Ebenso wenig ist eine Störung der Geschäftsgrundlage dergestalt eingetreten, dass die Beklagte von ihrer Verpflichtung zur Zahlung der Miete vollständig befreit wäre. Gemäß § 313 Abs. 1 BGB kann die Anpassung des Vertrags verlangt werden, wenn sich Umstände, die zur Grundlage des Vertrags geworden sind, nach Vertragsschluss schwerwiegend verändert haben und die Parteien den Vertrag nicht oder mit anderem Inhalt geschlossen hätten.

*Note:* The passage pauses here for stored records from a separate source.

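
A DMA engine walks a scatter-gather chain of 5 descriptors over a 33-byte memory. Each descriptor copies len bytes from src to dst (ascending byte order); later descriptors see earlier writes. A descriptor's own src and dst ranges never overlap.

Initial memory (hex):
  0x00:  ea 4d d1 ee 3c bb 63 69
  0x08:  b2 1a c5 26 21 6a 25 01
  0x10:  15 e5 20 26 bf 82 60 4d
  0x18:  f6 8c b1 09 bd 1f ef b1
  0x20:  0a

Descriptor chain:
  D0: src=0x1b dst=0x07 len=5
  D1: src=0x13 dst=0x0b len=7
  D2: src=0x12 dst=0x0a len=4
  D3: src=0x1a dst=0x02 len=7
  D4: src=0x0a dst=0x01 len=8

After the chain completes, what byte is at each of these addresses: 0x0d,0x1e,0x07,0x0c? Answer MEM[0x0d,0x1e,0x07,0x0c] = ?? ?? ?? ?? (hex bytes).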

In dem zu entscheidenden Fall hat das Gericht letztlich dahinstehen lassen, ob sich die Geschäftsgrundlage nach Vertragsschluss schwerwiegend verändert hat, wenngleich dieses angesichts der alle Bereiche des sozialen und wirtschaftlichen Lebens beeinflussenden SARS-CoV-2-Pandemie anzunehmen sein dürfte. Denn eine Störung der Geschäftsgrundlage im vorgenannten Sinne ließe eine Vertragsanpassung dergestalt, dass die Beklagte nunmehr von jeder Leistungspflicht befreit wäre, für die Klägerin unzumutbar und objektiv unangemessen erscheinen. Vielmehr erscheint allenfalls eine hälftige Teilung des sich mit der Pandemie realisierten Risikos und damit eine hälftige Teilung der Miete angemessen. Denn keine der Parteien hat die Pandemie mit den mit ihr einhergegangenen sozialen und wirtschaftlichen Verwerfungen vorhersehen können und ihre erheblichen Folgen sind für beide Parteien nicht zu beeinflussen. So hat die Klägerin – als Vermieterin eines Veranstaltungsraumes – pandemiebedingt aufgrund geltender Kontaktbeschränkungen die erheblichen wirtschaftlichen Folgen ausbleibender Veranstaltungen bzw. von Veranstaltungsabsagen unvermeidbar zu tragen; die Beklagte hat ihrerseits bei Durchführung der Hochzeitsfeier eine Verringerung ihrer Gästezahl und Anpassung an die räumlichen Gegebenheiten der Klägerin, die Beachtung von Abstands- und Hygieneregeln sowie das Risiko einer kurzfristigen Veranstaltungsabsage im Fall einer sich etwaig verschärfenden Pandemie hinzunehmen. Diese Belastungen sind nach Auffassung des Gerichts jedenfalls gleichermaßen auf beide Parteien zu verteilen.
Das Urteil ist nicht rechtskräftig und kann mit der Berufung angefochten werden.